You can request additional information about applied safeguards by writing to privacy@gethomeloop.com.
6. Data retention
We retain your data while your account is active. If you delete your account:
- Your personal and usage data are deleted within 30 days at the latest.
- Audit logs are kept up to 12 months for security and legal compliance purposes.
- Billing data is kept for the legally required period (up to 6 years in Spain under the General Tax Law).
7. Security
We apply appropriate technical and organizational measures to protect your data: in-transit encryption (TLS 1.2+), at-rest encryption in the database, role-based access control, event auditing, and daily backups with at least 7-day retention. Authentication is managed by Clerk with OAuth/OIDC standards.
8. Your rights
Under the GDPR, you can exercise the following rights at any time by writing to privacy@gethomeloop.com:
- Right of access: get confirmation and a copy of your data.
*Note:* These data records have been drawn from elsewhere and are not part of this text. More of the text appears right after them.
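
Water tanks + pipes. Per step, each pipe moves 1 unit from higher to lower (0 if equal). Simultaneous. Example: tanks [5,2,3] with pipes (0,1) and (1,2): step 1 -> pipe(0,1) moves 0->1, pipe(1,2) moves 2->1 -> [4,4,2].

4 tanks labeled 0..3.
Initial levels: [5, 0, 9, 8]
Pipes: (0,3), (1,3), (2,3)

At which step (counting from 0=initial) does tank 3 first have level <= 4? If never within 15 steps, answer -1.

Step 1: flows [3->0,3->1,2->3] -> levels [6 1 8 7]
Step 2: flows [3->0,3->1,2->3] -> levels [7 2 7 6]
Step 3: flows [0->3,3->1,2->3] -> levels [6 3 6 7]
Step 4: flows [3->0,3->1,3->2] -> levels [7 4 7 4]
Tank 3 first reaches <=4 at step 4

Answer: 4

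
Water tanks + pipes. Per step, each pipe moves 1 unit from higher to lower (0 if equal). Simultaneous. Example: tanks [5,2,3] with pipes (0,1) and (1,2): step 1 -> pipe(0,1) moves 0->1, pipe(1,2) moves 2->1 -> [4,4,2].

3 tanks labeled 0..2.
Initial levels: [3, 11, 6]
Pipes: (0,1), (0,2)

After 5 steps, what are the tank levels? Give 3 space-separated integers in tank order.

Answer: 6 7 7

Derivation:
Step 1: flows [1->0,2->0] -> levels [5 10 5]
Step 2: flows [1->0,0=2] -> levels [6 9 5]
Step 3: flows [1->0,0->2] -> levels [6 8 6]
Step 4: flows [1->0,0=2] -> levels [7 7 6]
Step 5: flows [0=1,0->2] -> levels [6 7 7]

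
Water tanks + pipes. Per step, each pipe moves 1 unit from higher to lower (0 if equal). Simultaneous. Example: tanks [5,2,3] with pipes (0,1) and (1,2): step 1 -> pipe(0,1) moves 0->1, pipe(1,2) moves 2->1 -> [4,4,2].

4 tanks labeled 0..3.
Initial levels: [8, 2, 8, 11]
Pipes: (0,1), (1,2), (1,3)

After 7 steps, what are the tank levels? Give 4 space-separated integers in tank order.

Step 1: flows [0->1,2->1,3->1] -> levels [7 5 7 10]
Step 2: flows [0->1,2->1,3->1] -> levels [6 8 6 9]
Step 3: flows [1->0,1->2,3->1] -> levels [7 7 7 8]
Step 4: flows [0=1,1=2,3->1] -> levels [7 8 7 7]
Step 5: flows [1->0,1->2,1->3] -> levels [8 5 8 8]
Step 6: flows [0->1,2->1,3->1] -> levels [7 8 7 7]
  -> period-2 cycle: step 6 state = step 4 state
  -> state at step 7: (7-4) mod 2 = 1, same as step 5 -> [8 5 8 8]

Answer: 8 5 8 8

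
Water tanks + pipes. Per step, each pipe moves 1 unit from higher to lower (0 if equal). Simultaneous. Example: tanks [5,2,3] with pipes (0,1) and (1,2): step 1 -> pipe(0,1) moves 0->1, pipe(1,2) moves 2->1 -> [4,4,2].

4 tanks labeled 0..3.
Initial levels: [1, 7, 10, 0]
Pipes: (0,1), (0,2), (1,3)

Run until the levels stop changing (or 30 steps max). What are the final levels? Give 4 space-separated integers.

Answer: 4 5 5 4

Derivation:
Step 1: flows [1->0,2->0,1->3] -> levels [3 5 9 1]
Step 2: flows [1->0,2->0,1->3] -> levels [5 3 8 2]
Step 3: flows [0->1,2->0,1->3] -> levels [5 3 7 3]
Step 4: flows [0->1,2->0,1=3] -> levels [5 4 6 3]
Step 5: flows [0->1,2->0,1->3] -> levels [5 4 5 4]
Step 6: flows [0->1,0=2,1=3] -> levels [4 5 5 4]
Step 7: flows [1->0,2->0,1->3] -> levels [6 3 4 5]
Step 8: flows [0->1,0->2,3->1] -> levels [4 5 5 4]
  -> period-2 cycle: step 8 state = step 6 state; never stabilizes
  -> state at step 30: (30-6) mod 2 = 0, same as step 6 -> [4 5 5 4]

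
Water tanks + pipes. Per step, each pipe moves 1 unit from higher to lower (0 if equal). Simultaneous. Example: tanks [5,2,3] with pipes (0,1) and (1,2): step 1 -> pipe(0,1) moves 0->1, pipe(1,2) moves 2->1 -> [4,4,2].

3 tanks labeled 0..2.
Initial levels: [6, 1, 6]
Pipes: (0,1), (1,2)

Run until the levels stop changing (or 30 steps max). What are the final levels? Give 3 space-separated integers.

Step 1: flows [0->1,2->1] -> levels [5 3 5]
Step 2: flows [0->1,2->1] -> levels [4 5 4]
Step 3: flows [1->0,1->2] -> levels [5 3 5]
  -> period-2 cycle: step 3 state = step 1 state; never stabilizes
  -> state at step 30: (30-1) mod 2 = 1, same as step 2 -> [4 5 4]

Answer: 4 5 4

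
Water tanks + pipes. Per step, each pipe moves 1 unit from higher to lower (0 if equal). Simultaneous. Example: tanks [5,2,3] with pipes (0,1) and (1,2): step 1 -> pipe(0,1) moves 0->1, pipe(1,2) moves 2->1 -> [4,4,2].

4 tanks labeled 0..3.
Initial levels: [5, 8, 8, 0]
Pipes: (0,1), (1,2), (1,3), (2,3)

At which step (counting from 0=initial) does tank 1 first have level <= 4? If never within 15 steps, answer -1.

Step 1: flows [1->0,1=2,1->3,2->3] -> levels [6 6 7 2]
Step 2: flows [0=1,2->1,1->3,2->3] -> levels [6 6 5 4]
Step 3: flows [0=1,1->2,1->3,2->3] -> levels [6 4 5 6]
Tank 1 first reaches <=4 at step 3

Answer: 3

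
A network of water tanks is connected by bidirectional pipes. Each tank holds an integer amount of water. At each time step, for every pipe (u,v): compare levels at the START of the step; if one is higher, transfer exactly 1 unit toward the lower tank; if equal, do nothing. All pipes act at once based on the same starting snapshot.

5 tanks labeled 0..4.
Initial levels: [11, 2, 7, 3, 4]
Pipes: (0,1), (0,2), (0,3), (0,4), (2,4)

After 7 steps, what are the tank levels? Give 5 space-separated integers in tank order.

Answer: 7 4 6 4 6

Derivation:
Step 1: flows [0->1,0->2,0->3,0->4,2->4] -> levels [7 3 7 4 6]
Step 2: flows [0->1,0=2,0->3,0->4,2->4] -> levels [4 4 6 5 8]
Step 3: flows [0=1,2->0,3->0,4->0,4->2] -> levels [7 4 6 4 6]
Step 4: flows [0->1,0->2,0->3,0->4,2=4] -> levels [3 5 7 5 7]
Step 5: flows [1->0,2->0,3->0,4->0,2=4] -> levels [7 4 6 4 6]
  -> period-2 cycle: step 5 state = step 3 state
  -> state at step 7: (7-3) mod 2 = 0, same as step 3 -> [7 4 6 4 6]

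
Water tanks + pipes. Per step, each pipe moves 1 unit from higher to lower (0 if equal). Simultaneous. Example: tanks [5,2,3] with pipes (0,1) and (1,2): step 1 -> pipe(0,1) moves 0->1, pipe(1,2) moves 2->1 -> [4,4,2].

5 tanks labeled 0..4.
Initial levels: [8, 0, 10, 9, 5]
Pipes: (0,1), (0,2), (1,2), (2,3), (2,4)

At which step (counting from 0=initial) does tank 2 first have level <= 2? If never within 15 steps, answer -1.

Step 1: flows [0->1,2->0,2->1,2->3,2->4] -> levels [8 2 6 10 6]
Step 2: flows [0->1,0->2,2->1,3->2,2=4] -> levels [6 4 7 9 6]
Step 3: flows [0->1,2->0,2->1,3->2,2->4] -> levels [6 6 5 8 7]
Step 4: flows [0=1,0->2,1->2,3->2,4->2] -> levels [5 5 9 7 6]
Step 5: flows [0=1,2->0,2->1,2->3,2->4] -> levels [6 6 5 8 7]
  -> period-2 cycle (repeats step 3); tank 2 never drops to <=2
Tank 2 never reaches <=2 within 15 steps

Answer: -1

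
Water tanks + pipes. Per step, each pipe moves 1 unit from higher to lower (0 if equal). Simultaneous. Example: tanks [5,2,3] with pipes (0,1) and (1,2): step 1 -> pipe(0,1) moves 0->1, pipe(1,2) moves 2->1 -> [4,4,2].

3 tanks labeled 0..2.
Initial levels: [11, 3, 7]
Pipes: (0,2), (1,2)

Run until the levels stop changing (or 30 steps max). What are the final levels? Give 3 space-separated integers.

Step 1: flows [0->2,2->1] -> levels [10 4 7]
Step 2: flows [0->2,2->1] -> levels [9 5 7]
Step 3: flows [0->2,2->1] -> levels [8 6 7]
Step 4: flows [0->2,2->1] -> levels [7 7 7]
Step 5: flows [0=2,1=2] -> levels [7 7 7]
  -> stable (no change)

Answer: 7 7 7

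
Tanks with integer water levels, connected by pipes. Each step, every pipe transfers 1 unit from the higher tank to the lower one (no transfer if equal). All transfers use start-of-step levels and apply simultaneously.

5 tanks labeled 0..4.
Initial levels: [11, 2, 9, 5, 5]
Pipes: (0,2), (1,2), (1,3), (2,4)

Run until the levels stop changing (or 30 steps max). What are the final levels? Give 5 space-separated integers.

Step 1: flows [0->2,2->1,3->1,2->4] -> levels [10 4 8 4 6]
Step 2: flows [0->2,2->1,1=3,2->4] -> levels [9 5 7 4 7]
Step 3: flows [0->2,2->1,1->3,2=4] -> levels [8 5 7 5 7]
Step 4: flows [0->2,2->1,1=3,2=4] -> levels [7 6 7 5 7]
Step 5: flows [0=2,2->1,1->3,2=4] -> levels [7 6 6 6 7]
Step 6: flows [0->2,1=2,1=3,4->2] -> levels [6 6 8 6 6]
Step 7: flows [2->0,2->1,1=3,2->4] -> levels [7 7 5 6 7]
Step 8: flows [0->2,1->2,1->3,4->2] -> levels [6 5 8 7 6]
Step 9: flows [2->0,2->1,3->1,2->4] -> levels [7 7 5 6 7]
  -> period-2 cycle: step 9 state = step 7 state; never stabilizes
  -> state at step 30: (30-7) mod 2 = 1, same as step 8 -> [6 5 8 7 6]

Answer: 6 5 8 7 6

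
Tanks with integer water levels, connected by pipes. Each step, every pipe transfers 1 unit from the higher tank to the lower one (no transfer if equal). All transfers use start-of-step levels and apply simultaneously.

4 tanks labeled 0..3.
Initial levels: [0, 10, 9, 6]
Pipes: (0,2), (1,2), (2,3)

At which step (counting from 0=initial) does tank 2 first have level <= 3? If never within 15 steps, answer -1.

Answer: -1

Derivation:
Step 1: flows [2->0,1->2,2->3] -> levels [1 9 8 7]
Step 2: flows [2->0,1->2,2->3] -> levels [2 8 7 8]
Step 3: flows [2->0,1->2,3->2] -> levels [3 7 8 7]
Step 4: flows [2->0,2->1,2->3] -> levels [4 8 5 8]
Step 5: flows [2->0,1->2,3->2] -> levels [5 7 6 7]
Step 6: flows [2->0,1->2,3->2] -> levels [6 6 7 6]
Step 7: flows [2->0,2->1,2->3] -> levels [7 7 4 7]
Step 8: flows [0->2,1->2,3->2] -> levels [6 6 7 6]
  -> period-2 cycle (repeats step 6); tank 2 never drops to <=3
Tank 2 never reaches <=3 within 15 steps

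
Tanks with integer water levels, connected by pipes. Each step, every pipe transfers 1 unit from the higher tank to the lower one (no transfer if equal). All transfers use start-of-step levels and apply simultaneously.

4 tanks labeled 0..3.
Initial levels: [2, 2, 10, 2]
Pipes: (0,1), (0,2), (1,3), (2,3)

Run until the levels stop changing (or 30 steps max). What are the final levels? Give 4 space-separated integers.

Answer: 3 4 6 3

Derivation:
Step 1: flows [0=1,2->0,1=3,2->3] -> levels [3 2 8 3]
Step 2: flows [0->1,2->0,3->1,2->3] -> levels [3 4 6 3]
Step 3: flows [1->0,2->0,1->3,2->3] -> levels [5 2 4 5]
Step 4: flows [0->1,0->2,3->1,3->2] -> levels [3 4 6 3]
  -> period-2 cycle: step 4 state = step 2 state; never stabilizes
  -> state at step 30: (30-2) mod 2 = 0, same as step 2 -> [3 4 6 3]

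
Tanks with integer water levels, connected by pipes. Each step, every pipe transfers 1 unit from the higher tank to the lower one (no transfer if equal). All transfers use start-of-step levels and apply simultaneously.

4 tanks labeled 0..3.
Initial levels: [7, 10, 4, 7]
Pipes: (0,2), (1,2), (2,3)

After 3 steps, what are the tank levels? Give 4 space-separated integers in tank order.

Step 1: flows [0->2,1->2,3->2] -> levels [6 9 7 6]
Step 2: flows [2->0,1->2,2->3] -> levels [7 8 6 7]
Step 3: flows [0->2,1->2,3->2] -> levels [6 7 9 6]

Answer: 6 7 9 6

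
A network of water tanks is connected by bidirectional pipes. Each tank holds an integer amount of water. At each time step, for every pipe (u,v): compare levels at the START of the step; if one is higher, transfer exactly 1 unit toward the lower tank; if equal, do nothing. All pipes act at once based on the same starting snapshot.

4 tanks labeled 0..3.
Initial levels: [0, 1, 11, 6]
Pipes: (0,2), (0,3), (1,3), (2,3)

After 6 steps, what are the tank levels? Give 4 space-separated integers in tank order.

Step 1: flows [2->0,3->0,3->1,2->3] -> levels [2 2 9 5]
Step 2: flows [2->0,3->0,3->1,2->3] -> levels [4 3 7 4]
Step 3: flows [2->0,0=3,3->1,2->3] -> levels [5 4 5 4]
Step 4: flows [0=2,0->3,1=3,2->3] -> levels [4 4 4 6]
Step 5: flows [0=2,3->0,3->1,3->2] -> levels [5 5 5 3]
Step 6: flows [0=2,0->3,1->3,2->3] -> levels [4 4 4 6]

Answer: 4 4 4 6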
- Right to rectification: correct inaccurate data.
- Right to erasure (right to be forgotten): request deletion of your data.
- Right to restriction of processing.
- Right to data portability: receive your data in a structured format.
- Right to object to processing.
- Right to withdraw consent at any time.
- Right to lodge a complaint with the Spanish Data Protection Agency (AEPD): www.aepd.es.
We will respond to your request within 30 days.
9. Minors
Homeloop is not directed to children under 16. We do not knowingly collect data from minors under that age. If we detect that a minor has created an account without their guardian's consent, we will delete it.
10. Cookies
The Homeloop mobile app does not use cookies (mobile apps use native tokens). The gethomeloop.com website uses only strictly necessary technical cookies; it does not use analytics, advertising or tracking cookies that would require prior consent.
11. Changes to this policy
We may update this policy to reflect changes to the service or applicable law. Any significant change will be communicated by email or within the app before taking effect. The last-updated date appears at the top of this document.
12. Contact and supervisory authority
For any question about this policy or how we handle your data, you can contact us at privacy@gethomeloop.com.
If you believe your rights have not been properly addressed, you have the right to lodge a complaint with the Spanish Data Protection Agency (AEPD) at www.aepd.es.